Power was knocked out and the local hospital was running on generators. Only the emergency room had lights on.
Eight students were trapped in a battered dormitory at Union University in Jackson, Tenn., until they were finally freed. Tornadoes had hit the campus in the past, and students knew the drill when they heard sirens, said Union University President David S. Dockery.
At least two dormitories were destroyed. Dockery told NBC's "Today" that the drills and planning "saved those lives."
He said about 51 students were taken to the hospital and nine stayed through the night, but added "there are positive days ahead for them."
Well after nightfall Tuesday, would-be rescuers went through shattered homes in Atkins, a town of 3,000 near the Arkansas River. Around them, power lines snaked along streets and a deep-orange pickup truck rested on its side. A navy blue Mustang with a demolished front end was marked with spray paint to show it had been searched.

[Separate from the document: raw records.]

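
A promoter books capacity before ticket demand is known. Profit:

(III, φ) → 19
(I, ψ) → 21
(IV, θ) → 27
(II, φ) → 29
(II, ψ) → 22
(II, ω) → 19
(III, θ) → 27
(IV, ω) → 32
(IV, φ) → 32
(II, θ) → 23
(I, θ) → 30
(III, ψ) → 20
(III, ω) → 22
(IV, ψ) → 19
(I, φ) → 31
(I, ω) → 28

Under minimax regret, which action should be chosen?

Column bests: θ=30, φ=32, ψ=22, ω=32.
I regrets: 0, 1, 1, 4 → max 4
II regrets: 7, 3, 0, 13 → max 13
III regrets: 3, 13, 2, 10 → max 13
IV regrets: 3, 0, 3, 0 → max 3
Smallest max regret = 3 → IV.

IV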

Outside one damaged home, horses whinnied in the darkness, looking up only when a flashlight reached their eyes. A ranch home stood unscathed across the street from a concrete slab that had supported the house where the family of three died.
Gov. Mike Beebe planned to tour Atkins on Wednesday.
In Memphis, high winds collapsed the roof of a Sears store at a mall. Debris that included bricks and air conditioning units was scattered on the parking lot, where about two dozen vehicles were damaged.
A few people north of the mall took shelter under a bridge and were washed away, but they were pulled out of the Wolf River with only scrapes, said Steve Cole of the Memphis Police Department.
In Mississippi, Desoto County Sheriff's Department Cmdr. Steve Atkinson said a twister shredded warehouses in an industrial park in the city of Southaven, just south of Memphis.
"It ripped the warehouses apart. The best way to describe it is it looks like a bomb went off," Atkinson said.
At the W.J. Matthews Civic Center in Atkins, a shelter was empty except for American Red Cross volunteers and a single touch-screen voting machine. The civic center had hosted an election precinct earlier Tuesday. Traffic was snarled on nearby Interstate 40, with tractor-trailers on their sides.
Officials do not know what started a fire at the Columbia Gulf Natural Gas pumping station near Green Grove, about 40 miles from Nashville. The blaze could be seen in the night sky for miles around, with flames shooting "400, 500 feet in the air," said Tennessee Emergency Management spokesman Donnie Smith.
The couple killed with their adult daughter were in their mobile home near Greenville in western Kentucky when a tornado went through their trailer park.
On Jan. 8, tornadoes were reported in Arkansas, Illinois, Missouri, Oklahoma and Wisconsin. Two died in the Missouri storms.